お米は保存食糧ですので日持ちはしますが、それでも精米年月日を基準にして、なるべく早く食べきることをオススメします。
美味しく食べられる期間は保存状態にもよりますが、春なら1ヶ月、梅雨時と夏場は3週間くらいと、案外短いのです。
お米は温度が下がると、酸化の速度も遅くなりますが、冬でも2ヶ月くらいを目安に使い切るようにします。
酸化するのはお米に付着しているぬかですが、ご承知のように無洗米は、ぬかがあらかじめ落とされているので、保存性は高くなりますね。
このように、無洗米は精白米より酸化しにくいので、ある程度、買い置きが可能である点もメリットだと思います。
無洗米1合を160グラムで計算した場合、毎日2合炊くとすると、米10キロを31日くらい、5キロを15日くらい、3キロを9日くらいで食べきれることになります。
無洗米の銘柄により、米粒の大きさも様々ですので、ご家庭で購入した無洗米が、1合あたり何グラムになるかを一度は確認してみてくださいね。

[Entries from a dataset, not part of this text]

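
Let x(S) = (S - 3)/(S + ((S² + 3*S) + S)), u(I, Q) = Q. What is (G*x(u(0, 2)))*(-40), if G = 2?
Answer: 40/7 ≈ 5.7143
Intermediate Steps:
x(S) = (-3 + S)/(S² + 5*S) (x(S) = (-3 + S)/(S + (S² + 4*S)) = (-3 + S)/(S² + 5*S))
(G*x(u(0, 2)))*(-40) = (2*((-3 + 2)/(2*(5 + 2))))*(-40) = (2*((½)*(-1)/7))*(-40) = (2*((½)*(⅐)*(-1)))*(-40) = (2*(-1/14))*(-40) = -⅐*(-40) = 40/7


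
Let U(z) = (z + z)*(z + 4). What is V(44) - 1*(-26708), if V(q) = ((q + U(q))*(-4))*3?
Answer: -24508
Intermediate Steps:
U(z) = 2*z*(4 + z) (U(z) = (2*z)*(4 + z) = 2*z*(4 + z))
V(q) = -12*q - 24*q*(4 + q) (V(q) = ((q + 2*q*(4 + q))*(-4))*3 = (-4*q - 8*q*(4 + q))*3 = -12*q - 24*q*(4 + q))
V(44) - 1*(-26708) = 12*44*(-9 - 2*44) - 1*(-26708) = 12*44*(-9 - 88) + 26708 = 12*44*(-97) + 26708 = -51216 + 26708 = -24508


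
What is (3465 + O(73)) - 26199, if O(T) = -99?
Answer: -22833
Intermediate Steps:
(3465 + O(73)) - 26199 = (3465 - 99) - 26199 = 3366 - 26199 = -22833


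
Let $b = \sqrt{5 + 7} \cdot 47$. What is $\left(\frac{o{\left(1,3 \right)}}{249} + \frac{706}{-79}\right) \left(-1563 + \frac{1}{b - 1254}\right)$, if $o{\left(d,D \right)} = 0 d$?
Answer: $\frac{142165558429}{10177886} + \frac{16591 \sqrt{3}}{30533658} \approx 13968.0$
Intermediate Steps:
$o{\left(d,D \right)} = 0$
$b = 94 \sqrt{3}$ ($b = \sqrt{12} \cdot 47 = 2 \sqrt{3} \cdot 47 = 94 \sqrt{3} \approx 162.81$)
$\left(\frac{o{\left(1,3 \right)}}{249} + \frac{706}{-79}\right) \left(-1563 + \frac{1}{b - 1254}\right) = \left(\frac{0}{249} + \frac{706}{-79}\right) \left(-1563 + \frac{1}{94 \sqrt{3} - 1254}\right) = \left(0 \cdot \frac{1}{249} + 706 \left(- \frac{1}{79}\right)\right) \left(-1563 + \frac{1}{-1254 + 94 \sqrt{3}}\right) = \left(0 - \frac{706}{79}\right) \left(-1563 + \frac{1}{-1254 + 94 \sqrt{3}}\right) = - \frac{706 \left(-1563 + \frac{1}{-1254 + 94 \sqrt{3}}\right)}{79} = \frac{1103478}{79} - \frac{706}{79 \left(-1254 + 94 \sqrt{3}\right)}$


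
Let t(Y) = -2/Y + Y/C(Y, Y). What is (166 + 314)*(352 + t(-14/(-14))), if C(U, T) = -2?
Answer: 167760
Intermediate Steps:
t(Y) = -2/Y - Y/2 (t(Y) = -2/Y + Y/(-2) = -2/Y + Y*(-1/2) = -2/Y - Y/2)
(166 + 314)*(352 + t(-14/(-14))) = (166 + 314)*(352 + (-2/((-14/(-14))) - (-7)/(-14))) = 480*(352 + (-2/((-14*(-1/14))) - (-7)*(-1)/14)) = 480*(352 + (-2/1 - 1/2*1)) = 480*(352 + (-2*1 - 1/2)) = 480*(352 + (-2 - 1/2)) = 480*(352 - 5/2) = 480*(699/2) = 167760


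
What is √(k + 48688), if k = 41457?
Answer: 11*√745 ≈ 300.24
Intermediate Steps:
√(k + 48688) = √(41457 + 48688) = √90145 = 11*√745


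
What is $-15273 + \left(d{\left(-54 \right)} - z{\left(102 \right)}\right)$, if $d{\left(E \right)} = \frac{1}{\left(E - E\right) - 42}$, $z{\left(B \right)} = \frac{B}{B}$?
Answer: $- \frac{641509}{42} \approx -15274.0$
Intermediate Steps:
$z{\left(B \right)} = 1$
$d{\left(E \right)} = - \frac{1}{42}$ ($d{\left(E \right)} = \frac{1}{0 - 42} = \frac{1}{-42} = - \frac{1}{42}$)
$-15273 + \left(d{\left(-54 \right)} - z{\left(102 \right)}\right) = -15273 - \frac{43}{42} = - \frac{641509}{42}$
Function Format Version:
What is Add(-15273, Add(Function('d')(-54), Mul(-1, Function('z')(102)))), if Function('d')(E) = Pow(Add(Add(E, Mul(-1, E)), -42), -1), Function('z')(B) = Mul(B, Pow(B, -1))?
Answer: Rational(-641509, 42) ≈ -15274.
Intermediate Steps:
Function('z')(B) = 1
Function('d')(E) = Rational(-1, 42) (Function('d')(E) = Pow(Add(0, -42), -1) = Pow(-42, -1) = Rational(-1, 42))
Add(-15273, Add(Function('d')(-54), Mul(-1, Function('z')(102)))) = Add(-15273, Add(Rational(-1, 42), Mul(-1, 1))) = Add(-15273, Add(Rational(-1, 42), -1)) = Add(-15273, Rational(-43, 42)) = Rational(-641509, 42)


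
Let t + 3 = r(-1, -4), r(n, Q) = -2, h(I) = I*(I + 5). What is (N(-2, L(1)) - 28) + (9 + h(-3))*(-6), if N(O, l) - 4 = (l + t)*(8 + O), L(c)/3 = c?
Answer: -54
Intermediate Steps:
L(c) = 3*c
h(I) = I*(5 + I)
t = -5 (t = -3 - 2 = -5)
N(O, l) = 4 + (-5 + l)*(8 + O) (N(O, l) = 4 + (l - 5)*(8 + O) = 4 + (-5 + l)*(8 + O))
(N(-2, L(1)) - 28) + (9 + h(-3))*(-6) = ((-36 - 5*(-2) + 8*(3*1) - 6) - 28) + (9 - 3*(5 - 3))*(-6) = ((-36 + 10 + 8*3 - 2*3) - 28) + (9 - 3*2)*(-6) = ((-36 + 10 + 24 - 6) - 28) + (9 - 6)*(-6) = (-8 - 28) + 3*(-6) = -36 - 18 = -54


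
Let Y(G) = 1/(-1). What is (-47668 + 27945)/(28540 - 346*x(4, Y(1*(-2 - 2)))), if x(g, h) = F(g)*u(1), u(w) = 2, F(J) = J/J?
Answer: -19723/27848 ≈ -0.70824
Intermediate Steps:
F(J) = 1
Y(G) = -1
x(g, h) = 2 (x(g, h) = 1*2 = 2)
(-47668 + 27945)/(28540 - 346*x(4, Y(1*(-2 - 2)))) = (-47668 + 27945)/(28540 - 346*2) = -19723/(28540 - 692) = -19723/27848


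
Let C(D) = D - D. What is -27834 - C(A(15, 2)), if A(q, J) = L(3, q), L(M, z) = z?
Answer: -27834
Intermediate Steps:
A(q, J) = q
C(D) = 0
-27834 - C(A(15, 2)) = -27834 - 1*0 = -27834 + 0 = -27834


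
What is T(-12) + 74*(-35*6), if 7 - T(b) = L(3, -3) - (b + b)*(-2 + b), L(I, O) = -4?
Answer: -15193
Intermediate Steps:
T(b) = 11 + 2*b*(-2 + b) (T(b) = 7 - (-4 - (b + b)*(-2 + b)) = 7 - (-4 - 2*b*(-2 + b)) = 7 + (4 + 2*b*(-2 + b)) = 11 + 2*b*(-2 + b))
T(-12) + 74*(-35*6) = (11 - 4*(-12) + 2*(-12)²) + 74*(-35*6) = (11 + 48 + 2*144) + 74*(-210) = (11 + 48 + 288) - 15540 = 347 - 15540 = -15193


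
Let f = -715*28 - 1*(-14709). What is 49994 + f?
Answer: 44683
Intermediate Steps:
f = -5311 (f = -20020 + 14709 = -5311)
49994 + f = 49994 - 5311 = 44683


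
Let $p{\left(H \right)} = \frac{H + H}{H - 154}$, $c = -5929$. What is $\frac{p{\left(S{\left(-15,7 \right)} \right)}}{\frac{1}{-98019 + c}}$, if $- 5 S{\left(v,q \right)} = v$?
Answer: $\frac{623688}{151} \approx 4130.4$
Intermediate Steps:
$S{\left(v,q \right)} = - \frac{v}{5}$
$p{\left(H \right)} = \frac{2 H}{-154 + H}$
$\frac{p{\left(S{\left(-15,7 \right)} \right)}}{\frac{1}{-98019 + c}} = \frac{2 \left(\left(- \frac{1}{5}\right) \left(-15\right)\right) \frac{1}{-154 - -3}}{\frac{1}{-98019 - 5929}} = \frac{2 \cdot 3 \frac{1}{-154 + 3}}{\frac{1}{-103948}} = \frac{2 \cdot 3 \frac{1}{-151}}{- \frac{1}{103948}} = 2 \cdot 3 \left(- \frac{1}{151}\right) \left(-103948\right) = \left(- \frac{6}{151}\right) \left(-103948\right) = \frac{623688}{151}$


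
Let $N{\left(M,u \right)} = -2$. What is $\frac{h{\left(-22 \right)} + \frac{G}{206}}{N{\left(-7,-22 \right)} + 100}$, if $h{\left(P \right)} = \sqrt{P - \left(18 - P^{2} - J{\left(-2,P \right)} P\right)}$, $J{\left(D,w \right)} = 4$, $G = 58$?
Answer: $\frac{29}{10094} + \frac{\sqrt{89}}{49} \approx 0.1954$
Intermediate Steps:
$h{\left(P \right)} = \sqrt{-18 + P^{2} + 5 P}$ ($h{\left(P \right)} = \sqrt{P - \left(18 - P^{2} - 4 P\right)} = \sqrt{P + \left(-18 + P^{2} + 4 P\right)} = \sqrt{-18 + P^{2} + 5 P}$)
$\frac{h{\left(-22 \right)} + \frac{G}{206}}{N{\left(-7,-22 \right)} + 100} = \frac{\sqrt{-18 + \left(-22\right)^{2} + 5 \left(-22\right)} + \frac{58}{206}}{-2 + 100} = \frac{\sqrt{-18 + 484 - 110} + 58 \cdot \frac{1}{206}}{98} = \left(\sqrt{356} + \frac{29}{103}\right) \frac{1}{98} = \left(2 \sqrt{89} + \frac{29}{103}\right) \frac{1}{98} = \left(\frac{29}{103} + 2 \sqrt{89}\right) \frac{1}{98} = \frac{29}{10094} + \frac{\sqrt{89}}{49}$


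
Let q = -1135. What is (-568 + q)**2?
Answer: 2900209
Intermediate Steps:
(-568 + q)**2 = (-568 - 1135)**2 = (-1703)**2 = 2900209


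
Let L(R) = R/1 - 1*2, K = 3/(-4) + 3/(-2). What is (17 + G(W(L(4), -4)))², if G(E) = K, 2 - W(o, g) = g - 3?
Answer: 3481/16 ≈ 217.56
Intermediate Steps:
K = -9/4 (K = 3*(-¼) + 3*(-½) = -¾ - 3/2 = -9/4 ≈ -2.2500)
L(R) = -2 + R (L(R) = R*1 - 2 = R - 2 = -2 + R)
W(o, g) = 5 - g (W(o, g) = 2 - (g - 3) = 2 - (-3 + g) = 2 + (3 - g) = 5 - g)
G(E) = -9/4
(17 + G(W(L(4), -4)))² = (17 - 9/4)² = (59/4)² = 3481/16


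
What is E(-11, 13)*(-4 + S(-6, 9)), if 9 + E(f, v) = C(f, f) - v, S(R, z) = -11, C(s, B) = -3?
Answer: 375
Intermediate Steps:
E(f, v) = -12 - v (E(f, v) = -9 + (-3 - v) = -12 - v)
E(-11, 13)*(-4 + S(-6, 9)) = (-12 - 1*13)*(-4 - 11) = (-12 - 13)*(-15) = -25*(-15) = 375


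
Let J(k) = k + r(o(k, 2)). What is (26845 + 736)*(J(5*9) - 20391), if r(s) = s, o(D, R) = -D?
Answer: -562404171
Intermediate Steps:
J(k) = 0 (J(k) = k - k = 0)
(26845 + 736)*(J(5*9) - 20391) = (26845 + 736)*(0 - 20391) = 27581*(-20391) = -562404171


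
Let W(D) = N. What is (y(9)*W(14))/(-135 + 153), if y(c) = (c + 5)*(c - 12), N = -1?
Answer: 7/3 ≈ 2.3333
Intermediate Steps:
y(c) = (-12 + c)*(5 + c) (y(c) = (5 + c)*(-12 + c) = (-12 + c)*(5 + c))
W(D) = -1
(y(9)*W(14))/(-135 + 153) = ((-60 + 9**2 - 7*9)*(-1))/(-135 + 153) = ((-60 + 81 - 63)*(-1))/18 = -42*(-1)*(1/18) = 42*(1/18) = 7/3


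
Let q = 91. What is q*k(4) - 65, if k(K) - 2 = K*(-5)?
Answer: -1703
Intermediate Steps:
k(K) = 2 - 5*K (k(K) = 2 + K*(-5) = 2 - 5*K)
q*k(4) - 65 = 91*(2 - 5*4) - 65 = 91*(2 - 20) - 65 = 91*(-18) - 65 = -1638 - 65 = -1703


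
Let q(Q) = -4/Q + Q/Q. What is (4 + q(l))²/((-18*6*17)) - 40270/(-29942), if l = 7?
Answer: 1797038009/1346851044 ≈ 1.3343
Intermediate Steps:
q(Q) = 1 - 4/Q (q(Q) = -4/Q + 1 = 1 - 4/Q)
(4 + q(l))²/((-18*6*17)) - 40270/(-29942) = (4 + (-4 + 7)/7)²/((-18*6*17)) - 40270/(-29942) = (4 + (⅐)*3)²/((-108*17)) - 40270*(-1/29942) = (4 + 3/7)²/(-1836) + 20135/14971 = (31/7)²*(-1/1836) + 20135/14971 = (961/49)*(-1/1836) + 20135/14971 = -961/89964 + 20135/14971 = 1797038009/1346851044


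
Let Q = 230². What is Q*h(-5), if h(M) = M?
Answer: -264500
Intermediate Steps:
Q = 52900
Q*h(-5) = 52900*(-5) = -264500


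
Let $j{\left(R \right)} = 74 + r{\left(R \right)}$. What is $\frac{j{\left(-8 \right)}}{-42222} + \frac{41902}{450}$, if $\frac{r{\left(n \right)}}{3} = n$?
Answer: $\frac{147430312}{1583325} \approx 93.114$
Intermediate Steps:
$r{\left(n \right)} = 3 n$
$j{\left(R \right)} = 74 + 3 R$
$\frac{j{\left(-8 \right)}}{-42222} + \frac{41902}{450} = \frac{74 + 3 \left(-8\right)}{-42222} + \frac{41902}{450} = \left(74 - 24\right) \left(- \frac{1}{42222}\right) + 41902 \cdot \frac{1}{450} = 50 \left(- \frac{1}{42222}\right) + \frac{20951}{225} = - \frac{25}{21111} + \frac{20951}{225} = \frac{147430312}{1583325}$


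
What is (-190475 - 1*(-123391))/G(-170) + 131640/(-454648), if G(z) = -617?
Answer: 3802298069/35064727 ≈ 108.44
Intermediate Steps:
(-190475 - 1*(-123391))/G(-170) + 131640/(-454648) = (-190475 - 1*(-123391))/(-617) + 131640/(-454648) = (-190475 + 123391)*(-1/617) + 131640*(-1/454648) = -67084*(-1/617) - 16455/56831 = 67084/617 - 16455/56831 = 3802298069/35064727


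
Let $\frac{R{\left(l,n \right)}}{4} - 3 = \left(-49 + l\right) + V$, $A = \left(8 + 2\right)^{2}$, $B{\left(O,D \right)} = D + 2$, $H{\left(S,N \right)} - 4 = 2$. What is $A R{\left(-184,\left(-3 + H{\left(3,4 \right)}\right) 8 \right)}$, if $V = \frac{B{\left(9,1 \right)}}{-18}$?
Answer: $- \frac{276200}{3} \approx -92067.0$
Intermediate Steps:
$H{\left(S,N \right)} = 6$ ($H{\left(S,N \right)} = 4 + 2 = 6$)
$B{\left(O,D \right)} = 2 + D$
$A = 100$ ($A = 10^{2} = 100$)
$V = - \frac{1}{6}$ ($V = \frac{2 + 1}{-18} = 3 \left(- \frac{1}{18}\right) = - \frac{1}{6} \approx -0.16667$)
$R{\left(l,n \right)} = - \frac{554}{3} + 4 l$ ($R{\left(l,n \right)} = 12 + 4 \left(\left(-49 + l\right) - \frac{1}{6}\right) = 12 + 4 \left(- \frac{295}{6} + l\right) = 12 + \left(- \frac{590}{3} + 4 l\right) = - \frac{554}{3} + 4 l$)
$A R{\left(-184,\left(-3 + H{\left(3,4 \right)}\right) 8 \right)} = 100 \left(- \frac{554}{3} + 4 \left(-184\right)\right) = 100 \left(- \frac{554}{3} - 736\right) = 100 \left(- \frac{2762}{3}\right) = - \frac{276200}{3}$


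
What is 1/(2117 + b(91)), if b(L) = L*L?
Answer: 1/10398 ≈ 9.6172e-5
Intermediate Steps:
b(L) = L**2
1/(2117 + b(91)) = 1/(2117 + 91**2) = 1/(2117 + 8281) = 1/10398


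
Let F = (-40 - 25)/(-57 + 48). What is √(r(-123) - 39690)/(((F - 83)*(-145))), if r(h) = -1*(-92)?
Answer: 9*I*√39598/98890 ≈ 0.01811*I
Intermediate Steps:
F = 65/9 (F = -65/(-9) = -65*(-⅑) = 65/9 ≈ 7.2222)
r(h) = 92
√(r(-123) - 39690)/(((F - 83)*(-145))) = √(92 - 39690)/(((65/9 - 83)*(-145))) = √(-39598)/((-682/9*(-145))) = (I*√39598)/(98890/9) = (I*√39598)*(9/98890) = 9*I*√39598/98890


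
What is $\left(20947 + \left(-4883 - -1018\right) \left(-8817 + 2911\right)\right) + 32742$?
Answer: $22880379$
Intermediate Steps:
$\left(20947 + \left(-4883 - -1018\right) \left(-8817 + 2911\right)\right) + 32742 = \left(20947 + \left(-4883 + \left(-5727 + 6745\right)\right) \left(-5906\right)\right) + 32742 = \left(20947 + \left(-4883 + 1018\right) \left(-5906\right)\right) + 32742 = \left(20947 - -22826690\right) + 32742 = \left(20947 + 22826690\right) + 32742 = 22847637 + 32742 = 22880379$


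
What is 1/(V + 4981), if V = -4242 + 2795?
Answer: 1/3534 ≈ 0.00028297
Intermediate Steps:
V = -1447
1/(V + 4981) = 1/(-1447 + 4981) = 1/3534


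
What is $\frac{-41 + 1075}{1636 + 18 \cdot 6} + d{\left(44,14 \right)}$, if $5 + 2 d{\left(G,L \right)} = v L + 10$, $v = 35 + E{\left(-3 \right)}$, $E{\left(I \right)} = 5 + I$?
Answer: $\frac{228545}{872} \approx 262.09$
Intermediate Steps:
$v = 37$ ($v = 35 + \left(5 - 3\right) = 35 + 2 = 37$)
$d{\left(G,L \right)} = \frac{5}{2} + \frac{37 L}{2}$ ($d{\left(G,L \right)} = - \frac{5}{2} + \frac{37 L + 10}{2} = - \frac{5}{2} + \frac{10 + 37 L}{2} = - \frac{5}{2} + \left(5 + \frac{37 L}{2}\right) = \frac{5}{2} + \frac{37 L}{2}$)
$\frac{-41 + 1075}{1636 + 18 \cdot 6} + d{\left(44,14 \right)} = \frac{-41 + 1075}{1636 + 18 \cdot 6} + \left(\frac{5}{2} + \frac{37}{2} \cdot 14\right) = \frac{1034}{1636 + 108} + \left(\frac{5}{2} + 259\right) = \frac{1034}{1744} + \frac{523}{2} = 1034 \cdot \frac{1}{1744} + \frac{523}{2} = \frac{517}{872} + \frac{523}{2} = \frac{228545}{872}$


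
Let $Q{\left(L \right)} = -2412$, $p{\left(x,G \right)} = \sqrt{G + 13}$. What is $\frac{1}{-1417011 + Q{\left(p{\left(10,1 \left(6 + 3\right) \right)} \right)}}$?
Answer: $- \frac{1}{1419423} \approx -7.0451 \cdot 10^{-7}$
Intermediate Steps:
$p{\left(x,G \right)} = \sqrt{13 + G}$
$\frac{1}{-1417011 + Q{\left(p{\left(10,1 \left(6 + 3\right) \right)} \right)}} = \frac{1}{-1417011 - 2412} = \frac{1}{-1419423} = - \frac{1}{1419423}$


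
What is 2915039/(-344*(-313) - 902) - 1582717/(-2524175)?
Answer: 1505411052383/53901232950 ≈ 27.929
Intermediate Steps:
2915039/(-344*(-313) - 902) - 1582717/(-2524175) = 2915039/(107672 - 902) - 1582717*(-1/2524175) = 2915039/106770 + 1582717/2524175 = 1505411052383/53901232950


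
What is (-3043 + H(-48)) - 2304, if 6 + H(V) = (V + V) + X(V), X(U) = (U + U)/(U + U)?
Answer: -5448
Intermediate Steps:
X(U) = 1 (X(U) = (2*U)/((2*U)) = (2*U)*(1/(2*U)) = 1)
H(V) = -5 + 2*V (H(V) = -6 + ((V + V) + 1) = -6 + (2*V + 1) = -6 + (1 + 2*V) = -5 + 2*V)
(-3043 + H(-48)) - 2304 = (-3043 + (-5 + 2*(-48))) - 2304 = (-3043 + (-5 - 96)) - 2304 = (-3043 - 101) - 2304 = -3144 - 2304 = -5448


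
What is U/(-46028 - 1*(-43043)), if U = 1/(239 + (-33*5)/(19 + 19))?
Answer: -38/26617245 ≈ -1.4276e-6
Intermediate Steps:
U = 38/8917 (U = 1/(239 - 165/38) = 1/(8917/38) = 38/8917 ≈ 0.0042615)
U/(-46028 - 1*(-43043)) = 38/(8917*(-46028 - 1*(-43043))) = 38/(8917*(-46028 + 43043)) = (38/8917)/(-2985) = (38/8917)*(-1/2985) = -38/26617245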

それが分かったら、美味しい期間内に食べきれる量を買うようにしましょう。
研がずに炊ける無洗米で、美味しさとエコライフを
お米を洗う手間がなく、時間とお水を節約できるメリットや、自然環境への負担も少ない無洗米。
最近は、銘柄も増えて、全国の米どころで、美味しい無洗米が次々に誕生しています。
米粒の大きさや、食味もいろいろあり、甘みや香りも銘柄ごとに様々です。
その中からお気に入りの無洗米を見つけて、その美味しさとエコライフを楽しんでみてはいかがでしょう。